Population by religious groups in Kapurthala city, 2011 census
| Religion | Total | Female | Male |
|---|---|---|---|
| Hindu | 62,056 | 27,793 | 34,263 |
| Sikh | 34,410 | 16,298 | 18,112 |
| Muslim | 1,242 | 469 | 773 |
| Christian | 579 | 256 | 323 |
| Jain | 110 | 47 | 63 |
| Buddhist | 17 | 7 | 10 |
| Other religions | 28 | 12 | 16 |
| Not stated | 474 | 233 | 241 |
| Total | 98,916 | 45,115 | 53,801 |

==Climate==

The city has a humid subtropical climate (Koppen: Cwa), bordering on a hot semi arid climate (Koppen: BSh), with its rainfall patterns and weather influenced by the Indian monsoon and Western Distrubances.
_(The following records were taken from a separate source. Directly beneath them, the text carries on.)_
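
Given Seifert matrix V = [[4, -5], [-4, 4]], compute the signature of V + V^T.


Step 1: V + V^T = [[8, -9], [-9, 8]]
Step 2: trace = 16, det = -17
Step 3: Discriminant = 16^2 - 4*(-17) = 324
Step 4: Eigenvalues: 17, -1
Step 5: Signature = (# positive eigenvalues) - (# negative eigenvalues) = 0

0


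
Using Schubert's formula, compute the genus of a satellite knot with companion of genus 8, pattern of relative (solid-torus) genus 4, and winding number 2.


Schubert: g(satellite) = g_rel(pattern) + |winding| * g(companion),
where g_rel(pattern) is the genus of the pattern relative to the solid torus.
= 4 + 2 * 8
= 4 + 16 = 20

20


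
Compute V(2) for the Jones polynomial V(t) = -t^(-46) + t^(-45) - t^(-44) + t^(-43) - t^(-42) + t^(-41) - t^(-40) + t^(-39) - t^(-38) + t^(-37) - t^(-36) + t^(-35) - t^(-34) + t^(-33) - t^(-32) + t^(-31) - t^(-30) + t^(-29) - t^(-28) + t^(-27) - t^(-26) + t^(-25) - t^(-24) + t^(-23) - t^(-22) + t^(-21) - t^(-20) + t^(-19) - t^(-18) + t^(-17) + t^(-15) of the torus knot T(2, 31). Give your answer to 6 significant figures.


Substituting t = 2 into V(t) = -t^(-46) + t^(-45) - t^(-44) + t^(-43) - t^(-42) + t^(-41) - t^(-40) + t^(-39) - t^(-38) + t^(-37) - t^(-36) + t^(-35) - t^(-34) + t^(-33) - t^(-32) + t^(-31) - t^(-30) + t^(-29) - t^(-28) + t^(-27) - t^(-26) + t^(-25) - t^(-24) + t^(-23) - t^(-22) + t^(-21) - t^(-20) + t^(-19) - t^(-18) + t^(-17) + t^(-15):
  (-)t^(-46) = -1.42109e-14
  (+)t^(-45) = 2.84217e-14
  (-)t^(-44) = -5.68434e-14
  (+)t^(-43) = 1.13687e-13
  (-)t^(-42) = -2.27374e-13
  (+)t^(-41) = 4.54747e-13
  (-)t^(-40) = -9.09495e-13
  (+)t^(-39) = 1.81899e-12
  (-)t^(-38) = -3.63798e-12
  (+)t^(-37) = 7.27596e-12
  (-)t^(-36) = -1.45519e-11
  (+)t^(-35) = 2.91038e-11
  (-)t^(-34) = -5.82077e-11
  (+)t^(-33) = 1.16415e-10
  (-)t^(-32) = -2.32831e-10
  (+)t^(-31) = 4.65661e-10
  (-)t^(-30) = -9.31323e-10
  (+)t^(-29) = 1.86265e-09
  (-)t^(-28) = -3.72529e-09
  (+)t^(-27) = 7.45058e-09
  (-)t^(-26) = -1.49012e-08
  (+)t^(-25) = 2.98023e-08
  (-)t^(-24) = -5.96046e-08
  (+)t^(-23) = 1.19209e-07
  (-)t^(-22) = -2.38419e-07
  (+)t^(-21) = 4.76837e-07
  (-)t^(-20) = -9.53674e-07
  (+)t^(-19) = 1.90735e-06
  (-)t^(-18) = -3.8147e-06
  (+)t^(-17) = 7.62939e-06
  (+)t^(-15) = 3.05176e-05
Sum = (-1.42109e-14) + (2.84217e-14) + (-5.68434e-14) + (1.13687e-13) + (-2.27374e-13) + (4.54747e-13) + (-9.09495e-13) + (1.81899e-12) + (-3.63798e-12) + (7.27596e-12) + (-1.45519e-11) + (2.91038e-11) + (-5.82077e-11) + (1.16415e-10) + (-2.32831e-10) + (4.65661e-10) + (-9.31323e-10) + (1.86265e-09) + (-3.72529e-09) + (7.45058e-09) + (-1.49012e-08) + (2.98023e-08) + (-5.96046e-08) + (1.19209e-07) + (-2.38419e-07) + (4.76837e-07) + (-9.53674e-07) + (1.90735e-06) + (-3.8147e-06) + (7.62939e-06) + (3.05176e-05)
= 3.560384114e-05
Rounded to 6 significant figures: 3.56038e-05

3.56038e-05


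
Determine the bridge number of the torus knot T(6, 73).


The bridge number of T(p,q) is min(p,q).
min(6, 73) = 6

6


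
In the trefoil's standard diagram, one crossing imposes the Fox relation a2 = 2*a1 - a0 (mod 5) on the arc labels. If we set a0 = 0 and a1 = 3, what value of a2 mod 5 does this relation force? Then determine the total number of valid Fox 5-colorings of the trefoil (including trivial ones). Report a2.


Step 1: Apply the given crossing relation 2*a1 - a0 - a2 = 0 (mod 5).
  a2 = 2*a1 - a0 mod 5
  a2 = 2*3 - 0 mod 5
  a2 = 6 - 0 mod 5
  a2 = 6 mod 5 = 1
Step 2: The trefoil has determinant 3.
  Number of Fox p-colorings (p prime) is p^2 if p = 3, else p.
  Since 5 does not divide 3, only trivial (constant) colorings exist.
  (So the trial a0 = 0, a1 = 3 with a0 != a1 does NOT extend to a valid coloring of the whole trefoil: the other two crossing relations require 3*(a1 - a0) = 0 (mod 5), which fails.)
  Total colorings = 5
Step 3: a2 = 1, total Fox 5-colorings = 5

1


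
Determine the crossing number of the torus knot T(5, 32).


For a torus knot T(p, q) with gcd(p,q)=1,
the crossing number is min(p*(q-1), q*(p-1)).
p*(q-1) = 5*31 = 155
q*(p-1) = 32*4 = 128
min(155, 128) = 128

128


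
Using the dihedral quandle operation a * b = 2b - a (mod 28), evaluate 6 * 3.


6 * 3 = 2*3 - 6 mod 28
= 6 - 6 mod 28
= 0 mod 28 = 0

0


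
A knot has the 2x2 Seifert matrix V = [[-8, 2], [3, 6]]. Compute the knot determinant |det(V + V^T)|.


Step 1: Form V + V^T where V = [[-8, 2], [3, 6]]
  V^T = [[-8, 3], [2, 6]]
  V + V^T = [[-16, 5], [5, 12]]
Step 2: det(V + V^T) = (-16)*12 - 5*5
  = -192 - 25 = -217
Step 3: Knot determinant = |det(V + V^T)| = |-217| = 217

217


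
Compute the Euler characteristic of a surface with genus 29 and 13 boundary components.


chi = 2 - 2g - b
= 2 - 2*29 - 13
= 2 - 58 - 13 = -69

-69


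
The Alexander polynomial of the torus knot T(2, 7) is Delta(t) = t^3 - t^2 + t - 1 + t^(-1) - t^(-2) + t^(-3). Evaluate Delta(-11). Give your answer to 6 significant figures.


Substituting t = -11 into Delta(t) = t^3 - t^2 + t - 1 + t^(-1) - t^(-2) + t^(-3):
Term values: (-1331) + (-121) + (-11) + (-1) + (-0.0909091) + (-0.00826446) + (-0.000751315)
Sum = -1464.099925
Rounded to 6 significant figures: -1464.1

-1464.1


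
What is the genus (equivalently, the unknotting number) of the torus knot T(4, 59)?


For a torus knot T(p,q), both the unknotting number and genus equal (p-1)(q-1)/2.
= (4-1)(59-1)/2
= 3*58/2
= 174/2 = 87

87


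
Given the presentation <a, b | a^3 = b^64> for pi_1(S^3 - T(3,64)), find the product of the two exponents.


The relation is a^3 = b^64.
Product of exponents = 3 * 64
= 192

192


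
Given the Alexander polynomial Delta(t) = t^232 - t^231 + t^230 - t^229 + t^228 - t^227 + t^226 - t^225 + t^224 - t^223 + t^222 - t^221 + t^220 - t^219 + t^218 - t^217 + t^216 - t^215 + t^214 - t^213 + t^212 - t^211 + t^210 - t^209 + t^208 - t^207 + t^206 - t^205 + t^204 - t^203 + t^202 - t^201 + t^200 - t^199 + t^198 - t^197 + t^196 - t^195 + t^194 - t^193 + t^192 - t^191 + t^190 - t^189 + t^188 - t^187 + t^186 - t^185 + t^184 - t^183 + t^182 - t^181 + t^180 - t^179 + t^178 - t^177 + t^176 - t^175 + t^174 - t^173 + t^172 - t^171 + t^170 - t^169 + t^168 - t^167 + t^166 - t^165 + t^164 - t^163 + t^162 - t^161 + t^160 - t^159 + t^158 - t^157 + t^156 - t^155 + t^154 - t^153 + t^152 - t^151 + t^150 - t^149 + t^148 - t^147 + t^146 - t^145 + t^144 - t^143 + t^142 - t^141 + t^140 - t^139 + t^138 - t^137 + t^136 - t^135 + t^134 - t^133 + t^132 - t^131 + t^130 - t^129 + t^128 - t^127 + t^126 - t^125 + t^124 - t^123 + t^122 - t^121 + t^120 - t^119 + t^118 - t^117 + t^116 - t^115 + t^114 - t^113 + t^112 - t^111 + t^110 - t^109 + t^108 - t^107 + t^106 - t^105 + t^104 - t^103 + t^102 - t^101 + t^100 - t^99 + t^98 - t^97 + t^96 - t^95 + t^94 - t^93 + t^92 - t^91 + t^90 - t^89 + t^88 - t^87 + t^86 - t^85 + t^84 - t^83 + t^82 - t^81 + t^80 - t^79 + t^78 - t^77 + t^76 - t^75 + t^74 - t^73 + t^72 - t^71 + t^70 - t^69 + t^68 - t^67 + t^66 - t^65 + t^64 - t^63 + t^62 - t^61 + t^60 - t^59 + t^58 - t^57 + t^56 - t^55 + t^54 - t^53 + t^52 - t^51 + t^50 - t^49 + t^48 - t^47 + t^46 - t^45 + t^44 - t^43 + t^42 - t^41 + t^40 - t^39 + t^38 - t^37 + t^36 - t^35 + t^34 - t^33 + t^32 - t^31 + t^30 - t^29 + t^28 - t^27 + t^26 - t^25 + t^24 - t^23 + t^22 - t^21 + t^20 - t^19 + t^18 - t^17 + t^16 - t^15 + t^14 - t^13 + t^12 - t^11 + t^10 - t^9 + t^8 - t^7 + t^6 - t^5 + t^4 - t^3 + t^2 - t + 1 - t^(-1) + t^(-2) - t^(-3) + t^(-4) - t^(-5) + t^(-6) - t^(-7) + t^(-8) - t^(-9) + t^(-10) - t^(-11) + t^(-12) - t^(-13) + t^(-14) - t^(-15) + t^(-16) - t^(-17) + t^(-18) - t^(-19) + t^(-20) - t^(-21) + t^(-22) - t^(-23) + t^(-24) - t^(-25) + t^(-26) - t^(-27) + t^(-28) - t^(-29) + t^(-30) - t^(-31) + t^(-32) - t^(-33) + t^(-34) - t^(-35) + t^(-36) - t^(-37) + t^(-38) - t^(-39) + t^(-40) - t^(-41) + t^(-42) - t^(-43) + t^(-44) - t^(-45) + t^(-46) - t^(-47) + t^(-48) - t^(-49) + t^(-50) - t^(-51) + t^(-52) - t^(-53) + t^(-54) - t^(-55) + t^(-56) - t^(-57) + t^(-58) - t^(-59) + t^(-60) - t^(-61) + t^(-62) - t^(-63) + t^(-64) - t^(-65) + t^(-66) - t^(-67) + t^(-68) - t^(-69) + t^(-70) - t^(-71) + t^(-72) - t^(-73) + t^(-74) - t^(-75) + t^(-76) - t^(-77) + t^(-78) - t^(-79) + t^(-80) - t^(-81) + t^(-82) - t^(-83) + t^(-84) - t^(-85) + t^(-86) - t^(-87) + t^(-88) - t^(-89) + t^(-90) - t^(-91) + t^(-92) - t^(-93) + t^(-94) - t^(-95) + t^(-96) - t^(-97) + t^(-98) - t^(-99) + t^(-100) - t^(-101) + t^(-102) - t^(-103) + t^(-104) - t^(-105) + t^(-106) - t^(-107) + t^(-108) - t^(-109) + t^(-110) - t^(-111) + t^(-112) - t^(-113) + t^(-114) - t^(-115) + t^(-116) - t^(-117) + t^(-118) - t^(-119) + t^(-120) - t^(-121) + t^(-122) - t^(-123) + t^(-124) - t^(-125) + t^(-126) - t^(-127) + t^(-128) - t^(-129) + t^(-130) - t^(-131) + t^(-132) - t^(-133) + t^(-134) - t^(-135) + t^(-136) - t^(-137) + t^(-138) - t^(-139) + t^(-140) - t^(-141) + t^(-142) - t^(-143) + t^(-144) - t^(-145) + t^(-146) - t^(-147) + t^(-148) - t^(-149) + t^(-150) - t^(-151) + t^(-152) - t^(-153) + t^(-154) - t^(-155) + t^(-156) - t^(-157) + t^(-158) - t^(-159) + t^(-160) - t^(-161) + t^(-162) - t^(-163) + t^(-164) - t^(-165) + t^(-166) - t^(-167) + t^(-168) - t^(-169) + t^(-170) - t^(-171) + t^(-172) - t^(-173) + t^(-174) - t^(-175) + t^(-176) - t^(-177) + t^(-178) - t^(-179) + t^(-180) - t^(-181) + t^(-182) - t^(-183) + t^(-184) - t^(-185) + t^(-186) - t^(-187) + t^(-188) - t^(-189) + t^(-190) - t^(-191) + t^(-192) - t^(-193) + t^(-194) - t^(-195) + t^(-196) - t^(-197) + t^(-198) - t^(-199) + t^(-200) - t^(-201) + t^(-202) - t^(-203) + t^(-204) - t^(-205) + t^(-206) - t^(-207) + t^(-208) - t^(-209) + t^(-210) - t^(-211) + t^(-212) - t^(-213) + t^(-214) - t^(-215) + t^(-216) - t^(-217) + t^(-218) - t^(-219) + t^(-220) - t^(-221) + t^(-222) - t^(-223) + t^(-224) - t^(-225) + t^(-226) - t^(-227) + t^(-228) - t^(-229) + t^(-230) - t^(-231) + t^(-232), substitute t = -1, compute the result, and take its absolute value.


Step 1: The polynomial has 465 terms with alternating signs, exponents from 232 down to -232.
Step 2: Substitute t = -1. The i-th term has coefficient (-1)^i and exponent (m-i),
  so its value is (-1)^i * (-1)^(m-i) = (-1)^m = 1 for every i.
Step 3: All 465 terms equal 1, so Delta(-1) = 465 * (1) = 465
Step 4: |Delta(-1)| = 465

465


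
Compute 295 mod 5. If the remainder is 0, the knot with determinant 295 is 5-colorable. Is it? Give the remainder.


Step 1: A knot is p-colorable if and only if p divides its determinant.
Step 2: Compute 295 mod 5.
295 = 59 * 5 + 0
Step 3: 295 mod 5 = 0
Step 4: The knot is 5-colorable: yes

0


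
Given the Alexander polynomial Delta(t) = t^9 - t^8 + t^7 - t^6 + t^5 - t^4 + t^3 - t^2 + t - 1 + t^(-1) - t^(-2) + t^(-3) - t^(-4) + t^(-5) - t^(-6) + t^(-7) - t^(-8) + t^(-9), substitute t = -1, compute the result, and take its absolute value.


Step 1: The polynomial has 19 terms with alternating signs, exponents from 9 down to -9.
Step 2: Substitute t = -1. The i-th term has coefficient (-1)^i and exponent (m-i),
  so its value is (-1)^i * (-1)^(m-i) = (-1)^m = -1 for every i.
Step 3: All 19 terms equal -1, so Delta(-1) = 19 * (-1) = -19
Step 4: |Delta(-1)| = 19

19


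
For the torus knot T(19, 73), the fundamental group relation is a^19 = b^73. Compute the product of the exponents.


The relation is a^19 = b^73.
Product of exponents = 19 * 73
= 1387

1387


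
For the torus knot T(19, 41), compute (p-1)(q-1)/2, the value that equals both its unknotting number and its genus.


For a torus knot T(p,q), both the unknotting number and genus equal (p-1)(q-1)/2.
= (19-1)(41-1)/2
= 18*40/2
= 720/2 = 360

360


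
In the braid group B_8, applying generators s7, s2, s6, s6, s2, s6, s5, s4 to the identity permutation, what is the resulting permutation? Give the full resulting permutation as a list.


Starting with identity [1, 2, 3, 4, 5, 6, 7, 8].
Apply generators in sequence:
  After s7: [1, 2, 3, 4, 5, 6, 8, 7]
  After s2: [1, 3, 2, 4, 5, 6, 8, 7]
  After s6: [1, 3, 2, 4, 5, 8, 6, 7]
  After s6: [1, 3, 2, 4, 5, 6, 8, 7]
  After s2: [1, 2, 3, 4, 5, 6, 8, 7]
  After s6: [1, 2, 3, 4, 5, 8, 6, 7]
  After s5: [1, 2, 3, 4, 8, 5, 6, 7]
  After s4: [1, 2, 3, 8, 4, 5, 6, 7]
Final permutation: [1, 2, 3, 8, 4, 5, 6, 7]

[1, 2, 3, 8, 4, 5, 6, 7]


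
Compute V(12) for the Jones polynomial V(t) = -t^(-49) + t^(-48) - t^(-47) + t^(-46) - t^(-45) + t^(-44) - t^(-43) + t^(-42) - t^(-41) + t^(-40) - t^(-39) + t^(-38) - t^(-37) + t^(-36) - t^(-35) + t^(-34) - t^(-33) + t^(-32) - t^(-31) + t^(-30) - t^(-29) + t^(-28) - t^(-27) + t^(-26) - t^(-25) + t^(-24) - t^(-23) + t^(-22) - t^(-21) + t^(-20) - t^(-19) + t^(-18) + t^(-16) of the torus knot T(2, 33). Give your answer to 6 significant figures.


Substituting t = 12 into V(t) = -t^(-49) + t^(-48) - t^(-47) + t^(-46) - t^(-45) + t^(-44) - t^(-43) + t^(-42) - t^(-41) + t^(-40) - t^(-39) + t^(-38) - t^(-37) + t^(-36) - t^(-35) + t^(-34) - t^(-33) + t^(-32) - t^(-31) + t^(-30) - t^(-29) + t^(-28) - t^(-27) + t^(-26) - t^(-25) + t^(-24) - t^(-23) + t^(-22) - t^(-21) + t^(-20) - t^(-19) + t^(-18) + t^(-16):
  (-)t^(-49) = -1.31862e-53
  (+)t^(-48) = 1.58234e-52
  (-)t^(-47) = -1.89881e-51
  (+)t^(-46) = 2.27857e-50
  (-)t^(-45) = -2.73429e-49
  (+)t^(-44) = 3.28114e-48
  (-)t^(-43) = -3.93737e-47
  (+)t^(-42) = 4.72485e-46
  (-)t^(-41) = -5.66982e-45
  (+)t^(-40) = 6.80378e-44
  (-)t^(-39) = -8.16453e-43
  (+)t^(-38) = 9.79744e-42
  (-)t^(-37) = -1.17569e-40
  (+)t^(-36) = 1.41083e-39
  (-)t^(-35) = -1.693e-38
  (+)t^(-34) = 2.0316e-37
  (-)t^(-33) = -2.43792e-36
  (+)t^(-32) = 2.9255e-35
  (-)t^(-31) = -3.5106e-34
  (+)t^(-30) = 4.21272e-33
  (-)t^(-29) = -5.05526e-32
  (+)t^(-28) = 6.06632e-31
  (-)t^(-27) = -7.27958e-30
  (+)t^(-26) = 8.7355e-29
  (-)t^(-25) = -1.04826e-27
  (+)t^(-24) = 1.25791e-26
  (-)t^(-23) = -1.50949e-25
  (+)t^(-22) = 1.81139e-24
  (-)t^(-21) = -2.17367e-23
  (+)t^(-20) = 2.60841e-22
  (-)t^(-19) = -3.13009e-21
  (+)t^(-18) = 3.7561e-20
  (+)t^(-16) = 5.40879e-18
Sum = (-1.31862e-53) + (1.58234e-52) + (-1.89881e-51) + (2.27857e-50) + (-2.73429e-49) + (3.28114e-48) + (-3.93737e-47) + (4.72485e-46) + (-5.66982e-45) + (6.80378e-44) + (-8.16453e-43) + (9.79744e-42) + (-1.17569e-40) + (1.41083e-39) + (-1.693e-38) + (2.0316e-37) + (-2.43792e-36) + (2.9255e-35) + (-3.5106e-34) + (4.21272e-33) + (-5.05526e-32) + (6.06632e-31) + (-7.27958e-30) + (8.7355e-29) + (-1.04826e-27) + (1.25791e-26) + (-1.50949e-25) + (1.81139e-24) + (-2.17367e-23) + (2.60841e-22) + (-3.13009e-21) + (3.7561e-20) + (5.40879e-18)
= 5.443461019e-18
Rounded to 6 significant figures: 5.44346e-18

5.44346e-18


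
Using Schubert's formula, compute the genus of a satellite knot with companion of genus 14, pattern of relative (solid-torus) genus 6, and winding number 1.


Schubert: g(satellite) = g_rel(pattern) + |winding| * g(companion),
where g_rel(pattern) is the genus of the pattern relative to the solid torus.
= 6 + 1 * 14
= 6 + 14 = 20

20


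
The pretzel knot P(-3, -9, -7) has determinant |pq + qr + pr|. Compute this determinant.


Step 1: Compute pq + qr + pr.
pq = (-3)*(-9) = 27
qr = (-9)*(-7) = 63
pr = (-3)*(-7) = 21
pq + qr + pr = 27 + 63 + 21 = 111
Step 2: Take absolute value.
det(P(-3,-9,-7)) = |111| = 111

111


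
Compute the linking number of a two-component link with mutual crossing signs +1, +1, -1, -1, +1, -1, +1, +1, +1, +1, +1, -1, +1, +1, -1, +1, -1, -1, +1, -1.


Step 1: Count positive crossings: 12
Step 2: Count negative crossings: 8
Step 3: Sum of signs = 12 - 8 = 4
Step 4: Linking number = sum/2 = 4/2 = 2

2


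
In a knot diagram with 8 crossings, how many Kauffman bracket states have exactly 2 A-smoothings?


We choose which 2 of 8 crossings get A-smoothings.
C(8, 2) = 8! / (2! * 6!)
= 28

28


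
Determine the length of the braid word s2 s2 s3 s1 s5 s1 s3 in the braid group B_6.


The word length counts the number of generators (including inverses).
Listing each generator: s2, s2, s3, s1, s5, s1, s3
There are 7 generators in this braid word.

7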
Climate data for Kapurthala (1981–2010, extremes 1966–1996)
| Month | Jan | Feb | Mar | Apr | May | Jun | Jul | Aug | Sep | Oct | Nov | Dec | Year |
| Record high °C (°F) | 27.7 (81.9) | 28.2 (82.8) | 35.0 (95.0) | 43.0 (109.4) | 47.7 (117.9) | 47.3 (117.1) | 45.5 (113.9) | 41.2 (106.2) | 41.0 (105.8) | 38.1 (100.6) | 39.0 (102.2) | 28.0 (82.4) | 47.7 (117.9) |
| Mean daily maximum °C (°F) | 18.2 (64.8) | 20.8 (69.4) | 25.6 (78.1) | 33.4 (92.1) | 38.4 (101.1) | 40.5 (104.9) | 36.0 (96.8) | 34.0 (93.2) | 34.1 (93.4) | 31.3 (88.3) | 25.9 (78.6) | 20.3 (68.5) | 29.9 (85.8) |
| Mean daily minimum °C (°F) | 5.0 (41.0) | 7.5 (45.5) | 11.8 (53.2) | 17.1 (62.8) | 21.8 (71.2) | 24.0 (75.2) | 24.0 (75.2) | 24.8 (76.6) | 22.6 (72.7) | 16.9 (62.4) | 10.8 (51.4) | 5.8 (42.4) | 16.0 (60.8) |
| Record low °C (°F) | 0.0 (32.0) | 1.0 (33.8) | 1.8 (35.2) | 7.0 (44.6) | 11.8 (53.2) | 15.5 (59.9) | 14.5 (58.1) | 17.8 (64.0) | 12.0 (53.6) | 8.0 (46.4) | 2.0 (35.6) | 0.0 (32.0) | 0.0 (32.0) |
| Average rainfall mm (inches) | 24.1 (0.95) | 32.8 (1.29) | 35.6 (1.40) | 23.3 (0.92) | 31.9 (1.26) | 29.3 (1.15) | 211.3 (8.32) | 198.6 (7.82) | 129.0 (5.08) | 12.1 (0.48) | 7.3 (0.29) | 12.0 (0.47) | 787.3 (31.00) |
| Average rainy days | 2.1 | 3.4 | 3.2 | 2.3 | 2.2 | 2.3 | 6.9 | 7.3 | 3.8 | 0.6 | 0.7 | 1.3 | 36.1 |
| Average relative humidity (%) (at 17:30 IST) | 75 | 74 | 72 | 62 | 60 | 56 | 75 | 83 | 72 | 69 | 70 | 72 | 70 |
Source: India Meteorological Department

==Railway==
The Kapurthala railway station is located on the Jalandhar–Firozpur line.

==Education==

- NJSA Government College, established in 1856, popularly known as Randhir College, after its founder Randhir Singh of Kapurthala
- Bebe Nanaki University College Mithra, established in 2010.

==Culture and films==

- The film 'Tanu Weds Manu' (2011) had some scenes shot in Kapurthala city and Kala Sanghian.
- Kapurthala gives its name to the Kapurthala stomacher, a wedding gift from the Maharajah to Mary of Teck, the future Queen Mary, in 1893.

==Literature==

- Kapurthala is the birthplace of the Urdu Poet, Mehr Lal Soni Zia Fatehabadi.

== Tourism ==
Kapurthala — also known as the 'Paris of Punjab' — has a number of historic buildings that are worth seeing, though they are in a poor state of repair. The Moorish Mosque is open to visitors and was built in 1930 by Maharaja Jagatjit Singh. It was the based on the Grand Mosque of Marrakesh, the Jagatjit Palace, was built in 1908, and based on palaces in Versailles and Fontainebleau and is now a military academy, and only visible from the street. The Shalimar Gardens hold memorials to former royal family members, and the Jagatjit Club is a private members club and only visible from outside.

Kapurthala also hosts the Pushpa Gujral Science City and Rail Coach Factory, Kapurthala.